Jayme de Almeida, ex-técnico do Flamengo, acredita que o Brasil tem grandes chances de ser campeão este ano. Embora tenha gostado da escalação feita por Tite, ele também lamenta a falta de jogadores que atuam no país. Para Jayme, o fato de a maioria dos atletas convocados jogarem na Europa — o que já vem acontecendo há algumas Copas — criou um distanciamento dos torcedores. Isso, na opinião dele, faz com que os brasileiros não fiquem mais tão eufóricos com os jogos.

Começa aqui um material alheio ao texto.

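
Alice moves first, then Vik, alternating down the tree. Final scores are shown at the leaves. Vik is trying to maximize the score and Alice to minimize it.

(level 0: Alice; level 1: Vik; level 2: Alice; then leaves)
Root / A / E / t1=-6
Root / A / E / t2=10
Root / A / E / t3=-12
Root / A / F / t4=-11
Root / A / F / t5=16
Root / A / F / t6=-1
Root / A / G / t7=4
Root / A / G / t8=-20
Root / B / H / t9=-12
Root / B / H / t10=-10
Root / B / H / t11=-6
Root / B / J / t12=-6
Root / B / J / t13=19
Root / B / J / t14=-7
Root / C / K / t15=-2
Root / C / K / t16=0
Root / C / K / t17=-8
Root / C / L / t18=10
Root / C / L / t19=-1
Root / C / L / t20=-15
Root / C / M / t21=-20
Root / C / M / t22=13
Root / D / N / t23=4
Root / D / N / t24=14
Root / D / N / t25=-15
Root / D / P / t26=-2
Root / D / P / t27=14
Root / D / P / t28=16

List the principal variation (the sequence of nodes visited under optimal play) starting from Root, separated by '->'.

Root -> A -> F -> t4

E (Alice): min(-6, 10, -12) = -12
F (Alice): min(-11, 16, -1) = -11
G (Alice): min(4, -20) = -20
A (Vik): max(-12, -11, -20) = -11
H (Alice): min(-12, -10, -6) = -12
J (Alice): min(-6, 19, -7) = -7
B (Vik): max(-12, -7) = -7
K (Alice): min(-2, 0, -8) = -8
L (Alice): min(10, -1, -15) = -15
M (Alice): min(-20, 13) = -20
C (Vik): max(-8, -15, -20) = -8
N (Alice): min(4, 14, -15) = -15
P (Alice): min(-2, 14, 16) = -2
D (Vik): max(-15, -2) = -2
Root (Alice): min(-11, -7, -8, -2) = -11
At Root, Alice picks A (lowest: -11).
At A, Vik picks F (highest: -11).
At F, Alice picks t4 (lowest: -11).
Terminal value -11.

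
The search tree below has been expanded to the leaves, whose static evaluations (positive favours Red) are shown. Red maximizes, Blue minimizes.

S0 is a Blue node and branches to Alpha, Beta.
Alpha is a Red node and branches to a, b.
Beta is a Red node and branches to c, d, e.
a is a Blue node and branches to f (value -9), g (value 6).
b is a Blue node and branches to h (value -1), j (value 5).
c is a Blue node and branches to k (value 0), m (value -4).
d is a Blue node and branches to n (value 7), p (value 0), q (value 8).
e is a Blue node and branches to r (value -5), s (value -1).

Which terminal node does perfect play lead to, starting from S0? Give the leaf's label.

h

a (Blue): min(-9, 6) = -9
b (Blue): min(-1, 5) = -1
Alpha (Red): max(-9, -1) = -1
c (Blue): min(0, -4) = -4
d (Blue): min(7, 0, 8) = 0
e (Blue): min(-5, -1) = -5
Beta (Red): max(-4, 0, -5) = 0
S0 (Blue): min(-1, 0) = -1
At S0, Blue picks Alpha (lowest: -1).
At Alpha, Red picks b (highest: -1).
At b, Blue picks h (lowest: -1).
Terminal value -1.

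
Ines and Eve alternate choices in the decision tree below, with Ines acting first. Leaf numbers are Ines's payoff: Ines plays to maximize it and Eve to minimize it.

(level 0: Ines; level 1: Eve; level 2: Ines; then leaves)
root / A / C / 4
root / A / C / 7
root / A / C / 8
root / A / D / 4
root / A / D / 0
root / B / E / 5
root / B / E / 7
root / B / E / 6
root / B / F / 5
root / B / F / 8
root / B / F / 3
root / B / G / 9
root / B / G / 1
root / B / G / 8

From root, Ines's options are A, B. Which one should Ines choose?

B

C (Ines): max(4, 7, 8) = 8
D (Ines): max(4, 0) = 4
A (Eve): min(8, 4) = 4
E (Ines): max(5, 7, 6) = 7
F (Ines): max(5, 8, 3) = 8
G (Ines): max(9, 1, 8) = 9
B (Eve): min(7, 8, 9) = 7
root (Ines): max(4, 7) = 7
Ines at root wants the highest of {A=4, B=7}, so chooses B.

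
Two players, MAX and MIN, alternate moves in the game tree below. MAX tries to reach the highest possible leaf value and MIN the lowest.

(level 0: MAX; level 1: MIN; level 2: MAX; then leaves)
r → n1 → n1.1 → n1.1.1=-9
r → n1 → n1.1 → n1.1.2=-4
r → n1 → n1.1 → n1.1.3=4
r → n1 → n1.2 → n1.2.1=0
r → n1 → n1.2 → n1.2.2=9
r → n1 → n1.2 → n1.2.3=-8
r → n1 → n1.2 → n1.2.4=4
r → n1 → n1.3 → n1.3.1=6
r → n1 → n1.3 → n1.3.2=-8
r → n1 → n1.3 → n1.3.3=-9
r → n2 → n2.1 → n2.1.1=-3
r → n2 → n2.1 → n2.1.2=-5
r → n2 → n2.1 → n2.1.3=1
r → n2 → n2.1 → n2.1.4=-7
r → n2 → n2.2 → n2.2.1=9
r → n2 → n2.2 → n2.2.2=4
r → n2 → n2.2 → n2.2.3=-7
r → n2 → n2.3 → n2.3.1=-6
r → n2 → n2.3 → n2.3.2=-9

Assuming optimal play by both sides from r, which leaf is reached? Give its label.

n1.1 (MAX): max(-9, -4, 4) = 4
n1.2 (MAX): max(0, 9, -8, 4) = 9
n1.3 (MAX): max(6, -8, -9) = 6
n1 (MIN): min(4, 9, 6) = 4
n2.1 (MAX): max(-3, -5, 1, -7) = 1
n2.2 (MAX): max(9, 4, -7) = 9
n2.3 (MAX): max(-6, -9) = -6
n2 (MIN): min(1, 9, -6) = -6
r (MAX): max(4, -6) = 4
At r, MAX picks n1 (highest: 4).
At n1, MIN picks n1.1 (lowest: 4).
At n1.1, MAX picks n1.1.3 (highest: 4).
Terminal value 4.

n1.1.3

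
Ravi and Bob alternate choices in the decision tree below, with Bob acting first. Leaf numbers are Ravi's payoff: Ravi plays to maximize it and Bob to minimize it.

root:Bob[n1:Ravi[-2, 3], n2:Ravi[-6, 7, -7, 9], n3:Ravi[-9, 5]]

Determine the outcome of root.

3

n1 (Ravi): max(-2, 3) = 3
n2 (Ravi): max(-6, 7, -7, 9) = 9
n3 (Ravi): max(-9, 5) = 5
root (Bob): min(3, 9, 5) = 3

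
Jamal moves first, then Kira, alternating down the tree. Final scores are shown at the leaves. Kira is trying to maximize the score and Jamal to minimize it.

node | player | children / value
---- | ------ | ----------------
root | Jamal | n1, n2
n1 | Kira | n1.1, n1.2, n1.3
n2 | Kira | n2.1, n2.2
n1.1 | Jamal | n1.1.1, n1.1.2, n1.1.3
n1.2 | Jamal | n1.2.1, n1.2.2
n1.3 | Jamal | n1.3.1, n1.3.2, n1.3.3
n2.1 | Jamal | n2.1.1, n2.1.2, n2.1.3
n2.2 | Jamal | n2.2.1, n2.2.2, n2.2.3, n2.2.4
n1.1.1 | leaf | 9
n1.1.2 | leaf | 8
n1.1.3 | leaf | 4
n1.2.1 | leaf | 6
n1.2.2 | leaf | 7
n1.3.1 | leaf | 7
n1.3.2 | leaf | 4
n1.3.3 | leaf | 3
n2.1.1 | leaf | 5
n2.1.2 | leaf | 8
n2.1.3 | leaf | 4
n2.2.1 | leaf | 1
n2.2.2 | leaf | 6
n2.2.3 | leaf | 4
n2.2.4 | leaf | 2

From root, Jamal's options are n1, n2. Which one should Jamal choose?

n1.1 (Jamal): min(9, 8, 4) = 4
n1.2 (Jamal): min(6, 7) = 6
n1.3 (Jamal): min(7, 4, 3) = 3
n1 (Kira): max(4, 6, 3) = 6
n2.1 (Jamal): min(5, 8, 4) = 4
n2.2 (Jamal): min(1, 6, 4, 2) = 1
n2 (Kira): max(4, 1) = 4
root (Jamal): min(6, 4) = 4
Jamal at root wants the lowest of {n1=6, n2=4}, so chooses n2.

n2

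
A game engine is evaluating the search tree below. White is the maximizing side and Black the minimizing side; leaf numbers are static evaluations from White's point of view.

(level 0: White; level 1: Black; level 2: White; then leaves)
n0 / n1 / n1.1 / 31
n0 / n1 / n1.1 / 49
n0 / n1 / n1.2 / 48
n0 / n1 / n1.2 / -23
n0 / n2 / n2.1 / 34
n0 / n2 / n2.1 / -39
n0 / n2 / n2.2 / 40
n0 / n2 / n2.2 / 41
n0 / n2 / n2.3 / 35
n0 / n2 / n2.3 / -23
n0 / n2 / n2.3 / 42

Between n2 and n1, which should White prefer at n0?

n1

n2.1 (White): max(34, -39) = 34
n2.2 (White): max(40, 41) = 41
n2.3 (White): max(35, -23, 42) = 42
n2 (Black): min(34, 41, 42) = 34
n1.1 (White): max(31, 49) = 49
n1.2 (White): max(48, -23) = 48
n1 (Black): min(49, 48) = 48
White prefers the higher value; n2=34, n1=48. n1 is better since 48 > 34.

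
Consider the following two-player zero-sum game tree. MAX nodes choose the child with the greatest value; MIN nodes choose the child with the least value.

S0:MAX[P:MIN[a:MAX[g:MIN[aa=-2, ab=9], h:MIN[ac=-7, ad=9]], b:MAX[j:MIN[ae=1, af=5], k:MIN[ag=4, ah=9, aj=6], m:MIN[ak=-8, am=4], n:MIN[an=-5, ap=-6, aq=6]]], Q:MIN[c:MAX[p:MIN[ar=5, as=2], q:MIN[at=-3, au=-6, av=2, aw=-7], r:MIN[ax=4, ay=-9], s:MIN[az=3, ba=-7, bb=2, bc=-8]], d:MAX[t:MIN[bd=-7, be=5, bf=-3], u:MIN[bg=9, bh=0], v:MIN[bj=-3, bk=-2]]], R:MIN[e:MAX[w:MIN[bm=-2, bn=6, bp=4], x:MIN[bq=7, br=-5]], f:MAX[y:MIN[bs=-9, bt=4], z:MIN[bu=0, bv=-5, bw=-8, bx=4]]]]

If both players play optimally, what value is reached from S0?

g (MIN): min(-2, 9) = -2
h (MIN): min(-7, 9) = -7
a (MAX): max(-2, -7) = -2
j (MIN): min(1, 5) = 1
k (MIN): min(4, 9, 6) = 4
m (MIN): min(-8, 4) = -8
n (MIN): min(-5, -6, 6) = -6
b (MAX): max(1, 4, -8, -6) = 4
P (MIN): min(-2, 4) = -2
p (MIN): min(5, 2) = 2
q (MIN): min(-3, -6, 2, -7) = -7
r (MIN): min(4, -9) = -9
s (MIN): min(3, -7, 2, -8) = -8
c (MAX): max(2, -7, -9, -8) = 2
t (MIN): min(-7, 5, -3) = -7
u (MIN): min(9, 0) = 0
v (MIN): min(-3, -2) = -3
d (MAX): max(-7, 0, -3) = 0
Q (MIN): min(2, 0) = 0
w (MIN): min(-2, 6, 4) = -2
x (MIN): min(7, -5) = -5
e (MAX): max(-2, -5) = -2
y (MIN): min(-9, 4) = -9
z (MIN): min(0, -5, -8, 4) = -8
f (MAX): max(-9, -8) = -8
R (MIN): min(-2, -8) = -8
S0 (MAX): max(-2, 0, -8) = 0

0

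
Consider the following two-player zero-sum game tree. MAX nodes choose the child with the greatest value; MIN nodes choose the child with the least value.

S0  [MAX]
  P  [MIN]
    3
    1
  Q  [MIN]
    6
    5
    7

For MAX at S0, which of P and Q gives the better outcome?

P (MIN): min(3, 1) = 1
Q (MIN): min(6, 5, 7) = 5
MAX prefers the higher value; P=1, Q=5. Q is better since 5 > 1.

Q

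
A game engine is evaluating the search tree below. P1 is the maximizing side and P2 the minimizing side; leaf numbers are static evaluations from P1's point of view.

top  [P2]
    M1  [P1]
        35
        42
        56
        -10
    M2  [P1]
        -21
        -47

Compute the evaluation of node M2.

-21

M2 (P1): max(-21, -47) = -21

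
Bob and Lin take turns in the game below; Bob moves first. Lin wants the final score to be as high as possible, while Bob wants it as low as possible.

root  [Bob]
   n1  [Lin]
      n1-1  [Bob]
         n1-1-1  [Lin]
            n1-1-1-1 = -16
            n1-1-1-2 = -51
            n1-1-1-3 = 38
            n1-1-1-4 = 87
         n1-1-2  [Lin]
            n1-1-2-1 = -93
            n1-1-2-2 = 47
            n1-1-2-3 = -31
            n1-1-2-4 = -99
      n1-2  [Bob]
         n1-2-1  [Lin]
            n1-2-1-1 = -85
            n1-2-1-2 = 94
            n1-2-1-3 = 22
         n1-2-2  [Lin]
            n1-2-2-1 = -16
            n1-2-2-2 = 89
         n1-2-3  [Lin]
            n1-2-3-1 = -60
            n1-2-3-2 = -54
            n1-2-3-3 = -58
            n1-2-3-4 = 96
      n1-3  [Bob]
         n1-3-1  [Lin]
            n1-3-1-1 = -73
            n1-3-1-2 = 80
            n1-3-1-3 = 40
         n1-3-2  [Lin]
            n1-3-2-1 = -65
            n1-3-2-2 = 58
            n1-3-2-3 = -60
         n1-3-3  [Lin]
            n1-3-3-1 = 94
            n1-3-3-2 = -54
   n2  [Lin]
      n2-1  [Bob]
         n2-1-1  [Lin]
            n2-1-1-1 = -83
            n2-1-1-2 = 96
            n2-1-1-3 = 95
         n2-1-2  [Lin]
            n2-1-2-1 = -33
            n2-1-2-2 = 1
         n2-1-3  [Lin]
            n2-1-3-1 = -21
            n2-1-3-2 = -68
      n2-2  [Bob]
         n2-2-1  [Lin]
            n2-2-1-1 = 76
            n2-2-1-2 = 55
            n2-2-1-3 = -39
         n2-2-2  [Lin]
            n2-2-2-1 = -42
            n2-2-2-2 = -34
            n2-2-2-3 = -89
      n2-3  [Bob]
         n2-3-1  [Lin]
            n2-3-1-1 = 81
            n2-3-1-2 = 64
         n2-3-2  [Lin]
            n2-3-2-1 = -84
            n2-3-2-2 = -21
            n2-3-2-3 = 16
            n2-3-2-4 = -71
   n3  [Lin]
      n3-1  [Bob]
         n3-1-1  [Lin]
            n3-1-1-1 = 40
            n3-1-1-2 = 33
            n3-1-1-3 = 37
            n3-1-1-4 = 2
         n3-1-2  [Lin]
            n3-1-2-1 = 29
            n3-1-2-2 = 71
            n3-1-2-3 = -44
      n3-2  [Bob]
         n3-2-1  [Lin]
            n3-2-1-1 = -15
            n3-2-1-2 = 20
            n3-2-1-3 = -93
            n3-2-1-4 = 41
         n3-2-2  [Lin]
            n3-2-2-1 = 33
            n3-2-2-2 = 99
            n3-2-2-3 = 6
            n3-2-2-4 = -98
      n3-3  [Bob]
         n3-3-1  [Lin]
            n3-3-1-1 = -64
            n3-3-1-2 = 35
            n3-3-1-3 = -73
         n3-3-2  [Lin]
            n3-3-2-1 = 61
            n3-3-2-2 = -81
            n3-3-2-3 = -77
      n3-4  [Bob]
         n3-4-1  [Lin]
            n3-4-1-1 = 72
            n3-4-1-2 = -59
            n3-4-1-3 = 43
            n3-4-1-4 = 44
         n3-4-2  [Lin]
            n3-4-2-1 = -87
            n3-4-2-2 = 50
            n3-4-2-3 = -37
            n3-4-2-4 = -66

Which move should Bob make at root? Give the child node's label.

n2

n1-1-1 (Lin): max(-16, -51, 38, 87) = 87
n1-1-2 (Lin): max(-93, 47, -31, -99) = 47
n1-1 (Bob): min(87, 47) = 47
n1-2-1 (Lin): max(-85, 94, 22) = 94
n1-2-2 (Lin): max(-16, 89) = 89
n1-2-3 (Lin): max(-60, -54, -58, 96) = 96
n1-2 (Bob): min(94, 89, 96) = 89
n1-3-1 (Lin): max(-73, 80, 40) = 80
n1-3-2 (Lin): max(-65, 58, -60) = 58
n1-3-3 (Lin): max(94, -54) = 94
n1-3 (Bob): min(80, 58, 94) = 58
n1 (Lin): max(47, 89, 58) = 89
n2-1-1 (Lin): max(-83, 96, 95) = 96
n2-1-2 (Lin): max(-33, 1) = 1
n2-1-3 (Lin): max(-21, -68) = -21
n2-1 (Bob): min(96, 1, -21) = -21
n2-2-1 (Lin): max(76, 55, -39) = 76
n2-2-2 (Lin): max(-42, -34, -89) = -34
n2-2 (Bob): min(76, -34) = -34
n2-3-1 (Lin): max(81, 64) = 81
n2-3-2 (Lin): max(-84, -21, 16, -71) = 16
n2-3 (Bob): min(81, 16) = 16
n2 (Lin): max(-21, -34, 16) = 16
n3-1-1 (Lin): max(40, 33, 37, 2) = 40
n3-1-2 (Lin): max(29, 71, -44) = 71
n3-1 (Bob): min(40, 71) = 40
n3-2-1 (Lin): max(-15, 20, -93, 41) = 41
n3-2-2 (Lin): max(33, 99, 6, -98) = 99
n3-2 (Bob): min(41, 99) = 41
n3-3-1 (Lin): max(-64, 35, -73) = 35
n3-3-2 (Lin): max(61, -81, -77) = 61
n3-3 (Bob): min(35, 61) = 35
n3-4-1 (Lin): max(72, -59, 43, 44) = 72
n3-4-2 (Lin): max(-87, 50, -37, -66) = 50
n3-4 (Bob): min(72, 50) = 50
n3 (Lin): max(40, 41, 35, 50) = 50
root (Bob): min(89, 16, 50) = 16
Bob at root wants the lowest of {n1=89, n2=16, n3=50}, so chooses n2.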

— O Tite montou uma boa equipe, que não teve contestação, com uma defesa firme e um ataque perigoso e criativo. Mas lamento que os melhores jogadores migrem para a Europa e a seleção vá se afastando do país. As pessoas não torcem por eles aqui, não veem os jogos deles. E o nosso futebol vai ficando mais pobre. O Pelé jogava muito no Maracanã, todo mundo via, era emocionante. Ao longo dos anos em que fiquei no Flamengo, eu me impressionava porque ouvia poucas conversas de jogadores falando sobre chegar à seleção. O sonho deles era ir para a Europa — observa.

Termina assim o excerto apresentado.